Rund 50 Bewohner verloren bei einem Großbrand in der Silvesternacht in Traun ihr Dach über dem Kopf, mussten nur mit dem Nötigsten vor den Flammen flüchten. Genau eine Woche später scheint der Fall nun geklärt zu sein. Ein 22-jähriger Verdächtiger wurde von der Polizei ausgeforscht und einvernommen.

Eine – wenn auch etwas wackelige – Videosequenz brachte die Ermittler in Traun auf die richtige Spur. Wie berichtet, stand das Dach eines Mehrparteienhauses in der Silvesternacht in Brand. Um die 30 Bewohner mussten nur mit dem Nötigsten und teils im Pyjama vor den Flammen ins Freie flüchten und alle ihre Habseligkeiten zurücklassen.

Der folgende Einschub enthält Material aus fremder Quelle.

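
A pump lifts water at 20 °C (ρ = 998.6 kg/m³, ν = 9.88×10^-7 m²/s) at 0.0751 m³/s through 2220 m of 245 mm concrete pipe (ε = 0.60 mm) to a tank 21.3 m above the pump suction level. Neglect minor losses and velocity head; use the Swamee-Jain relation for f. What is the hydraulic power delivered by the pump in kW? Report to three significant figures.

P_hyd ≈ 37.5 kW

V = 4Q/(πD²) = 1.593 m/s; Re = 3.95×10^5; ε/D = 0.00245; f = 0.02526
h_f = f(L/D)V²/2g = 29.60 m
Total head H = z + h_f = 21.3 + 29.60 = 50.90 m
P_hyd = ρgQH = 998.6·9.81·0.0751·50.90 = 37.45 kW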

Das gesamte Dach musste abgetragen werden, das Löschwasser richtete ebenfalls einen enormen Schaden in den Wohnungen an. Bis alle Bewohner wieder nach Hause können, sind aufwendige Sanierungsmaßnahmen nötig.

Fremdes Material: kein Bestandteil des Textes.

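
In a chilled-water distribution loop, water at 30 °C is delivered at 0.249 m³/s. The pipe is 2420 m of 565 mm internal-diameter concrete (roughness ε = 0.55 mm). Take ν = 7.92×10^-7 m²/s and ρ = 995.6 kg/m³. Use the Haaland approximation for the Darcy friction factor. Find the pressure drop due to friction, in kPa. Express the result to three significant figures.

V = 4Q/(πD²) = 4·0.249/(π·0.565²) = 0.9931 m/s
Re = VD/ν = 0.9931·0.565/7.92×10^-7 = 7.08×10^5 → turbulent
ε/D = 0.55/565 = 9.73×10^-4
Haaland: f = 0.01993
h_f = f(L/D)V²/(2g) = 0.01993·(2420/0.565)·0.9931²/(2·9.81) = 4.291 m
Δp = ρg·h_f = 995.6·9.81·4.291 = 41.91 kPa

Δp ≈ 41.9 kPa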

Verdächtiger zeigt sich geständig
Schnell machte das Gerücht die Runde, dass eine Rakete am obersten Balkon einschlug und von dort die Dachkonstruktion in Brand setzte. Und das Gerücht bestätigte sich nun exakt eine Woche nach dem Großbrand. Laut „Krone“-Informationen wurde ein Verdächtiger ausgeforscht und am Donnerstag einvernommen. Der 22-jährige Schütze – ein Ungar aus Linz – soll sich dabei auch geständig gezeigt haben. Bei der Polizei geht man von keinem absichtlichen Beschuss, sondern von einer Fahrlässigkeit aus.

In Ried wurde erst kürzlich ein Böllerbauer, der beim Basteln das Haus, in dem er lebte, in Brand setzte, zu sechs Monaten unbedingter Haft verurteilt.